I myself have been gaming since a young age, and some of my happiest childhood memories involve me glued to the screen with a controller in hand, leaping over turtles as Mario or exploring strange dungeons in Zelda. But, like anything, too much at the expense of one's health is a bad thing, and now new data from a major scientific study seems to suggest that video games might be to blame for young men having less sex.
According to the latest statistics from the University of Chicago's biennial General Social Survey (GSS) reveal that young men are spending more time streaming stuff, playing on games consoles, and on social media.

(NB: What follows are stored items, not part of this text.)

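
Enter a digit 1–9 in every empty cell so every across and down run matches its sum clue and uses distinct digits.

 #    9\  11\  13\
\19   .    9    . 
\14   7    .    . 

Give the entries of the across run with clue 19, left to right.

R1C1 = 9 − 7 = 2 completes the 9 down.
R1C3 = 19 − 11 = 8 completes the 19 across.
R2C2 = 11 − 9 = 2 completes the 11 down.
R2C3 = 14 − 9 = 5 completes the 14 across.

2 9 8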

The report found that 23 per cent of adults said they had not had sex in the past year or longer, with most of these being men in their twenties. Not only that, but the number of men who had been celibate for more than a year has doubled over the last decade, and the number of men under the age of 30 who have never had sex has rocketed from eight per cent in 2008 to 27 per cent in 2018.
Speaking to The Washington Post, San Diego State University psychology professor Jean Twenge commented on the findings, explaining that while video games and other forms of entertainment are partially to blame, the fact that less people are getting married young, and entering committed and long-term relationships, is also a significant factor.
She also believes that, since more and more millennials are living with parents, it's become harder and harder for them to have sexual encounters. Twenge stated:
"There are more people in their twenties who don't have a live-in partner. So under those circumstances, I think less sex is going to happen ... When you're living at home it's probably harder to bring sexual partners into your bedroom."
However, she did admit that the attraction of new tech, and all the entertainment it provides, seems to be steering men away from sex and towards screens. Twenge stated:
"[There are] more things to do at 10 o'clock at night than there were 20 years ago ... streaming video, social media, console games, and everything else."
René Bautista, a senior research scientist in the Statistics and Methodology department at NORC and co-director of the GSS, has added that the study examines many aspects of modern life, and that video games were just one of many factors researchers examined. "Other special topics addressed in the 2018 data include mental health stigma, the quality of working life, attitudes regarding abortions, self-assessments of physical and psychological health, and the role of the natural environment in people's lives," she said.